How did carrots evolve from ghostly white vegetables into the dayglow orange things we’re used to seeing in Bugs Bunny’s hand?

Philipp Simon, a research geneticist for the U.S. Department of Agriculture and the University of Wisconsin at Madison, had the same question. He has been studying carrots for about 35 years, looking at their reproductive habits, their relationship to other vegetables (celery and fennel are close cousins, grapes have been evolving away from them for 113 million years) and their coloring. See, the carotenoids that give carrots their vibrant hue are also what make them healthy for humans: Those chemicals are sources of vitamin A.

If you ask Simon what got him interested in carrots, he responds in a tone of polite indignation (he is from the Midwest, after all).

“You wouldn’t ask someone who studies corn that question,” he said.

The reality is that the USDA has scientists studying pretty much every crop imaginable, all of them looking for ways to make produce bigger, healthier and more resilient. “Anything that you can breed,” Simon said, “somewhere in the world there are breeders working on it.”

The community of carrot breeders may be small, but as Simon shows, it’s plenty hardy. Recently, he and 20 other scientists scraped together the vegetable’s genome – a string of DNA more than 32,000 genes long.

Their results, published Monday in the journal Nature Genetics, help explain how carrots evolved from their wild white form to the one we know today. The find could give a boost to breeders looking to make related vegetables – say, the colorless parsnip or cassava – as rich in nutrients as carrots are. Given the world’s booming population and ever-growing nutritional needs, this will undoubtedly come in handy in the future.

But sequencing a genome is also a way of traveling back in time, of figuring where and when things started and how and why they changed.
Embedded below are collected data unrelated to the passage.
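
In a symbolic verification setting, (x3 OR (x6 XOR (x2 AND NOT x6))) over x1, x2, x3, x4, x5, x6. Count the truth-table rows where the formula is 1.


Formula: (x3 OR (x6 XOR (x2 AND NOT x6))) over 6 vars (64 rows)
Evaluate each row (x1, x2, x3, x4, x5, x6 as bits, MSB first):
  row 0 [000000]: (0 OR (0 XOR (0 AND NOT 0))) -> 0
  row 1 [000001]: (0 OR (1 XOR (0 AND NOT 1))) -> 1
  row 2 [000010]: (0 OR (0 XOR (0 AND NOT 0))) -> 0
  row 3 [000011]: (0 OR (1 XOR (0 AND NOT 1))) -> 1
  row 4 [000100]: (0 OR (0 XOR (0 AND NOT 0))) -> 0
  (every remaining row is evaluated the same way; all 64 results are listed next)
Full result column, 8 rows per line (x1,x2,x3 fixed per line; x4,x5,x6 runs 000..111 left to right):
  rows 0-7 [x1,x2,x3=000]: 01010101  (ones: 4)
  rows 8-15 [x1,x2,x3=001]: 11111111  (ones: 8)
  rows 16-23 [x1,x2,x3=010]: 11111111  (ones: 8)
  rows 24-31 [x1,x2,x3=011]: 11111111  (ones: 8)
  rows 32-39 [x1,x2,x3=100]: 01010101  (ones: 4)
  rows 40-47 [x1,x2,x3=101]: 11111111  (ones: 8)
  rows 48-55 [x1,x2,x3=110]: 11111111  (ones: 8)
  rows 56-63 [x1,x2,x3=111]: 11111111  (ones: 8)
Count of 1-rows = 4+8+8+8+4+8+8+8 = 56

56


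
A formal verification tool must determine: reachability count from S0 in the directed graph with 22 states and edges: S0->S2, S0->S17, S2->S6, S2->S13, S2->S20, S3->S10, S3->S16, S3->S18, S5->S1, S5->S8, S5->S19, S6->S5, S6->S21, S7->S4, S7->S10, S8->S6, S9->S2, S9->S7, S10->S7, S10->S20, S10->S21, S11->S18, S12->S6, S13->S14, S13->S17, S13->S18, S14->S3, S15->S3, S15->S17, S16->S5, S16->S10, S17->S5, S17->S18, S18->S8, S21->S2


BFS from S0:
  layer 0: {S0}
  layer 1: {S2, S17}
  layer 2: {S5, S6, S13, S18, S20}
  layer 3: {S1, S8, S14, S19, S21}
  layer 4: {S3}
  layer 5: {S10, S16}
  layer 6: {S7}
  layer 7: {S4}
Reachable set: {S0, S1, S2, S3, S4, S5, S6, S7, S8, S10, S13, S14, S16, S17, S18, S19, S20, S21}
Count = 18

18


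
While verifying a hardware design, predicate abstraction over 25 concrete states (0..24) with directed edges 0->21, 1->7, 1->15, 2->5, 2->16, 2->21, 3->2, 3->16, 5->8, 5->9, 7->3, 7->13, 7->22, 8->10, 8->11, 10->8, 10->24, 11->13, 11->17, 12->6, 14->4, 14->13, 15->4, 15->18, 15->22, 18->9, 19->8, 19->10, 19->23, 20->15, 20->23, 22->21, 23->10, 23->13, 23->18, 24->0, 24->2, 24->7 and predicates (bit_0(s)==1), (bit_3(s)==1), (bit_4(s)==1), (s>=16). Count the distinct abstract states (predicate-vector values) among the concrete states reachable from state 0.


BFS from 0:
Concrete reachable: {0, 21}
Abstract via predicates (bit_0(s)==1), (bit_3(s)==1), (bit_4(s)==1), (s>=16):
  (0,0,0,0) <- {0}
  (1,0,1,1) <- {21}
Distinct abstract states = 2

2


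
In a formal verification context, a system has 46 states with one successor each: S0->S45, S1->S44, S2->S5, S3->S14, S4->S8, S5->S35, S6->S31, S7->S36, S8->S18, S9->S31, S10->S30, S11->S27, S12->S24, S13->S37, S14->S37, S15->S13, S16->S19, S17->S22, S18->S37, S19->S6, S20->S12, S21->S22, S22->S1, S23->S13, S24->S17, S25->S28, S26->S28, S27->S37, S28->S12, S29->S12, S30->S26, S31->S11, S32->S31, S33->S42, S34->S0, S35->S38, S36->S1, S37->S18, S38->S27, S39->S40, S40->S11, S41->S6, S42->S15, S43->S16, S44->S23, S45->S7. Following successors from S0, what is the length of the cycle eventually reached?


Trace from S0 until a state repeats:
  S0 -> S45 -> S7 -> S36 -> S1 -> S44 -> S23 -> S13 -> S37 -> S18 -> S37
S37 first seen at step 8, revisited at step 10.
Cycle length = 10 - 8 = 2

2


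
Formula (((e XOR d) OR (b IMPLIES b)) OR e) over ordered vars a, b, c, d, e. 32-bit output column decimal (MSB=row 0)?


Formula: (((e XOR d) OR (b IMPLIES b)) OR e) over a, b, c, d, e (32 rows)
Evaluate each row (bits = a,b,c,d,e, MSB first):
  row 0 [00000]: (((0 XOR 0) OR (0 IMPLIES 0)) OR 0) -> 1
  row 1 [00001]: (((1 XOR 0) OR (0 IMPLIES 0)) OR 1) -> 1
  row 2 [00010]: (((0 XOR 1) OR (0 IMPLIES 0)) OR 0) -> 1
  row 3 [00011]: (((1 XOR 1) OR (0 IMPLIES 0)) OR 1) -> 1
  row 4 [00100]: (((0 XOR 0) OR (0 IMPLIES 0)) OR 0) -> 1
  row 5 [00101]: (((1 XOR 0) OR (0 IMPLIES 0)) OR 1) -> 1
  row 6 [00110]: (((0 XOR 1) OR (0 IMPLIES 0)) OR 0) -> 1
  row 7 [00111]: (((1 XOR 1) OR (0 IMPLIES 0)) OR 1) -> 1
  row 8 [01000]: (((0 XOR 0) OR (1 IMPLIES 1)) OR 0) -> 1
  row 9 [01001]: (((1 XOR 0) OR (1 IMPLIES 1)) OR 1) -> 1
  row 10 [01010]: (((0 XOR 1) OR (1 IMPLIES 1)) OR 0) -> 1
  row 11 [01011]: (((1 XOR 1) OR (1 IMPLIES 1)) OR 1) -> 1
  row 12 [01100]: (((0 XOR 0) OR (1 IMPLIES 1)) OR 0) -> 1
  row 13 [01101]: (((1 XOR 0) OR (1 IMPLIES 1)) OR 1) -> 1
  row 14 [01110]: (((0 XOR 1) OR (1 IMPLIES 1)) OR 0) -> 1
  row 15 [01111]: (((1 XOR 1) OR (1 IMPLIES 1)) OR 1) -> 1
  row 16 [10000]: (((0 XOR 0) OR (0 IMPLIES 0)) OR 0) -> 1
  row 17 [10001]: (((1 XOR 0) OR (0 IMPLIES 0)) OR 1) -> 1
  row 18 [10010]: (((0 XOR 1) OR (0 IMPLIES 0)) OR 0) -> 1
  row 19 [10011]: (((1 XOR 1) OR (0 IMPLIES 0)) OR 1) -> 1
  row 20 [10100]: (((0 XOR 0) OR (0 IMPLIES 0)) OR 0) -> 1
  row 21 [10101]: (((1 XOR 0) OR (0 IMPLIES 0)) OR 1) -> 1
  row 22 [10110]: (((0 XOR 1) OR (0 IMPLIES 0)) OR 0) -> 1
  row 23 [10111]: (((1 XOR 1) OR (0 IMPLIES 0)) OR 1) -> 1
  row 24 [11000]: (((0 XOR 0) OR (1 IMPLIES 1)) OR 0) -> 1
  row 25 [11001]: (((1 XOR 0) OR (1 IMPLIES 1)) OR 1) -> 1
  row 26 [11010]: (((0 XOR 1) OR (1 IMPLIES 1)) OR 0) -> 1
  row 27 [11011]: (((1 XOR 1) OR (1 IMPLIES 1)) OR 1) -> 1
  row 28 [11100]: (((0 XOR 0) OR (1 IMPLIES 1)) OR 0) -> 1
  row 29 [11101]: (((1 XOR 0) OR (1 IMPLIES 1)) OR 1) -> 1
  row 30 [11110]: (((0 XOR 1) OR (1 IMPLIES 1)) OR 0) -> 1
  row 31 [11111]: (((1 XOR 1) OR (1 IMPLIES 1)) OR 1) -> 1
Full result column, 4 rows per line (a,b,c fixed per line; d,e runs 00..11 left to right):
  rows 0-3 [a,b,c=000]: 1111  = hex F
  rows 4-7 [a,b,c=001]: 1111  = hex F
  rows 8-11 [a,b,c=010]: 1111  = hex F
  rows 12-15 [a,b,c=011]: 1111  = hex F
  rows 16-19 [a,b,c=100]: 1111  = hex F
  rows 20-23 [a,b,c=101]: 1111  = hex F
  rows 24-27 [a,b,c=110]: 1111  = hex F
  rows 28-31 [a,b,c=111]: 1111  = hex F
Output column (row 0 .. row 31) = 11111111111111111111111111111111
Output column grouped in 4s = 1111 1111 1111 1111 1111 1111 1111 1111 = 0xFFFFFFFF
Convert to decimal digit by digit (value = value*16 + digit):
  F -> 15
  15*16 + 15 (F) = 255
  255*16 + 15 (F) = 4095
  4095*16 + 15 (F) = 65535
  65535*16 + 15 (F) = 1048575
  1048575*16 + 15 (F) = 16777215
  16777215*16 + 15 (F) = 268435455
  268435455*16 + 15 (F) = 4294967295
Decimal = 4294967295

4294967295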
The carrot genome has some interesting things to tell scientists about the history of the plant – and the humans who cultivated it.

At 32,000 genes, the carrot genome is a good deal longer than ours (somewhere between 20,000 and 25,000 genes). It’s not actually surprising that a lowly carrot’s DNA would have to be more sophisticated than a human’s, Simon said. After all, plants can’t choose or change their environments, so they need to prepare for all contingencies, stocking their genome with traits that can be turned on or off depending on changing environmental circumstances.

From that crazy long string of DNA, Simon was able to tease out a gene thought to be responsible for making carrots orange. It’s still just a candidate, he cautioned. “Like with the election. You’ve got your favorite candidate but in the end it may turn out to be a different gene,” Simon said.

He paused, and chuckled: “Though there’s maybe more certainty about carrots than about the election.”

The gene in question is known as DCAR_032551, or the “Y gene” for short. It’s found in plenty of other plants as well; it causes red, orange and yellow pigments to accumulate in leaves, where they help with photosynthesis. We see the Y gene at work in the fall, when green chlorophyll drains from tree leaves and only the colorful carotenoids remain.

But sometime about 1,100 years ago, farmers living in what is now Afghanistan took advantage of a mutation in the Y gene that put it to work down in their carrots’ roots. In the process of domesticating the white, wild carrot, they turned it yellow.

Six hundred years later in Europe, cultivation took another turn, and carrots deepened in hue from yellow to dark orange. Simon knows this from his examinations of carrot DNA, but you can also see for yourself by visiting an art museum. Before the 16th century or so, carrots were painted yellow. Afterward, they were orange. They also became a fixture of artwork from the Netherlands – not because the Dutch were particularly carrot crazy, but because painters wanted to honor their royal family, who were members of the House of Orange. (If you’re into carrot artwork, or vegetable history in general, check out the World Carrot Museum website, which is chock-full of both.)

So now Simon knows when carrots got their color, and has a pretty good idea of how that happened. But he still can’t figure out why.

“There’s no good biological reason for carrots to be orange except one,” he said. “And it’s that people have been diddling around with carrots for 1,000 years.”

It’s obvious that farmers were selecting for the mutation that concentrated carotenoids in the carrot root. It’s a good thing they did so, too, since it made carrots much more nutritious. But health can’t have been bygone breeders’ motivation – no one in the 9th century knew what a carotenoid was, let alone that it was a source of a vitamin that’s good for our eyes, immune systems and other organs.

So Simon examined flavor, to see if colorful carrots tasted better. Again, no dice: Orange carrots and their white counterparts taste pretty much the same. There are other possibilities – perhaps the gene for color is linked to one for size, or hardiness. Or perhaps historic humans just liked the way yellow and orange carrots looked.

Is it possible that this is one question best answered by people, rather than carrots?

Simon demurred. There’s a lot of genome left to explore – he’s not ready to give up on carrots yet.